The new public library was established in a wing on the northwest side of the town hall at the same time that the main building opened, and the Penrith Museum, which had been founded in 1894, also moved into the town hall at that time.

On 8 June 1920, the town hall was the venue for the coroner's inquiry into the death of the soldier, Percy Toplis, who was alleged to have taken part in the Étaples mutiny and who later became known as the Monocled Mutineer; the verdict of the jury was that his death in a gunfight with police was justifiable homicide. During the Second World War staff in the town hall administered the accommodation arrangements for the many thousands of people evacuated from the south east to Cumberland and Westmorland and a civil defence reporting centre was also established in the basement.

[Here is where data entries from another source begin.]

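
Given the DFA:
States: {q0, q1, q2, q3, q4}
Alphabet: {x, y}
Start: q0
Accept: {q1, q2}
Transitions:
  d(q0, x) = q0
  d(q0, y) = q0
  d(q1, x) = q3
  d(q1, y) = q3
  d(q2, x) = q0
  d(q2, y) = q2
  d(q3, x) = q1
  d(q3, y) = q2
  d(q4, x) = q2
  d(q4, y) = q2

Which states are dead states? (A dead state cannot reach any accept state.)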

The town hall continued to serve as the headquarters of the urban district council for much of the 20th century and remained the local seat of government after the enlarged Eden District Council which was formed in 1974. The museum moved out of the town hall to the Robinson's School Building in Middlegate in July 1985 and the public library moved out of the town hall to facilities previously occupied by the Queen Elizabeth Grammar School in St Andrew's Churchyard in 1992. The registrar's office also moved out of the town hall to the library, which then became an approved venue for weddings and civil partnership ceremonies, in 2015.

In January 2018, the council considered a plan to erect a modern extension on a car park at the rear of the site. This was not implemented. Then, in March 2021, the council appointed consultants to develop an alternative proposal involving the redevelopment of the town hall as a creative asset. However, in May 2021 the council also decided to grant the building community asset status, so giving the community the right to acquire the building if it ever came to be offered for sale.

The building ceased to be the local seat of government on 1 April 2023, when Eden District Council was abolished and its functions transferred to the new authority, Westmorland and Furness Council. The building continued to house some offices of the new council until June 2024, when the council moved its Penrith-based staff and services to Voreda House, a refurbished office building behind the town hall.